The researchers have been working on a study, backed by the National Science Foundation and Google, that harnesses the awesome power of algorithms to help you construct the perfect tweet and get you loads of friends on social media that definitely care about you and you are guaranteed to meet in real life. 

Alright, we may have been slightly sarcastic at the end there, but the research is fairly solid it seems, so much so that they were even able to create an online tool where you can compare different versions of your tweet, and find out which one is more likely to get retweeted. 
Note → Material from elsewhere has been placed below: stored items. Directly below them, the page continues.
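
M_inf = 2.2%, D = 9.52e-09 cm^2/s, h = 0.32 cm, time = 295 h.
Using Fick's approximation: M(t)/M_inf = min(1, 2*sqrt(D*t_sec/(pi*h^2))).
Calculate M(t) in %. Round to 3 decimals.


t = 1062000 s
ratio = min(1, 2*sqrt(9.52e-09*1062000/(pi*0.1024)))
= 0.354557
M(t) = 2.2 * 0.354557 = 0.780%

0.780


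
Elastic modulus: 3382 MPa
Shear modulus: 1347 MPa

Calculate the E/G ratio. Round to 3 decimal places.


E / G = 3382 / 1347 = 2.511

2.511


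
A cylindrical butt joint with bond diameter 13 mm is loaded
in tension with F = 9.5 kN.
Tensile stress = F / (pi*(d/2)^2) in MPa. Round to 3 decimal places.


Area = pi * (13/2)^2 = 132.7323 mm^2
Stress = 9.5*1000 / 132.7323
= 71.573 MPa

71.573


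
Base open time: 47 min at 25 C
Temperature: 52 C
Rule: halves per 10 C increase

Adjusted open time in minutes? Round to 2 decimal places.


Acceleration = 2^((52-25)/10) = 6.4980
Open time = 47 / 6.4980 = 7.23 min

7.23


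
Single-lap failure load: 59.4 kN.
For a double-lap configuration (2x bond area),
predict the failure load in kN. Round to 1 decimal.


Failure load = 59.4 * 2 = 118.8 kN

118.8


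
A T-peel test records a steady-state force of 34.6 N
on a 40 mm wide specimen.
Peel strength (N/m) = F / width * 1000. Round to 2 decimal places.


Peel strength = 34.6 / 40 * 1000
= 865.00 N/m

865.00


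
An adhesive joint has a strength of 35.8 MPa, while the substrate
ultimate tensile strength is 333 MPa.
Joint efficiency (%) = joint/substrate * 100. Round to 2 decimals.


Efficiency = 35.8 / 333 * 100
= 10.75%

10.75


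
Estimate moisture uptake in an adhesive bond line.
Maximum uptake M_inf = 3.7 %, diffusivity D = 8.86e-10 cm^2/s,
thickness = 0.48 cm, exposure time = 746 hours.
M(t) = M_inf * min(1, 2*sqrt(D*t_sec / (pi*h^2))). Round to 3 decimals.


Convert time: 746 h = 2685600 s
ratio = min(1, 2*sqrt(8.86e-10*2685600/(pi*0.48^2)))
= 0.114670
M(t) = 3.7 * 0.114670 = 0.424%

0.424


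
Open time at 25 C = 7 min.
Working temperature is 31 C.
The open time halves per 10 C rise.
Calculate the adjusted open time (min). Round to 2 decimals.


factor = 2^((31 - 25) / 10) = 1.5157
ot = 7 / 1.5157 = 4.62 min

4.62


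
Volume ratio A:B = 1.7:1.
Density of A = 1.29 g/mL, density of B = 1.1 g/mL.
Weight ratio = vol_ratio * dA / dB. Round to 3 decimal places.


Wt ratio = 1.7 * 1.29 / 1.1
= 1.994

1.994


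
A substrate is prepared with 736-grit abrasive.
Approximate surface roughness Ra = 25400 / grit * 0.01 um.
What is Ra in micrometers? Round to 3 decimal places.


Ra = 25400 / 736 * 0.01 = 0.345 um

0.345


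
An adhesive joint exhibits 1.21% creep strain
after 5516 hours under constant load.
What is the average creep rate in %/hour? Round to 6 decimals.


Creep rate = strain / time
= 1.21 / 5516
= 0.000219 %/h

0.000219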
The research showed that getting retweets can be as simple as asking followers to retweet, so long as you do so politely. Variations on the words "please" (including "pls" and "plz") and "retweet" were top of the list when it came to getting people to share your tweet. As Mashable found, if you combine those two and include the words "please retweet" in your message, it's 95% more likely to get retweeted, compared to an identical message. 

Pic via Mashable

There are a few caveats with all this, one being that the algorithm is not perfected yet, and doesn't seem to account for things like gibberish and nonsense, but isn't that pretty much everything on Twitter? We jest, but, for example, the algorithm factors the length of a tweet in, but only in a positive way, so adding any old word to the end of your tweet will make it more likely to get retweeted according to the formula. They also found that using language that is familiar to your followers as well as in keeping with the tone of your past tweets helps, so if you suddenly start changing all your tweets to start with "please retweet", it might not work so hot. 

There are a few other tricks of the trade, such as making tweets clearly positive or negative (so that they can be easily sifted through) as well as not making them personal; people don't seem to like when you mention the word "I". We conducted our own experiment, and it seems it also likes buzz words, so if you're claiming that you don't like clicking on those type of tweets, the computer says you're lying to us. Stop lying. 

One final problem, as they admit in the press release about the tool, is that once again they have been unable to get these heartless machines to understand humour, or factor it in to their calculations: "We would love to capture amusingness or cleverness, but we haven't found a way to do that yet".

While Twitter was used for the study thanks to the fact that it does provide solid data (retweets, favourites), researchers are hopeful that the findings can be expanded to cover different forms of communication too, with the team stating in the press release that they were "looking at persuasion everywhere" and not just online.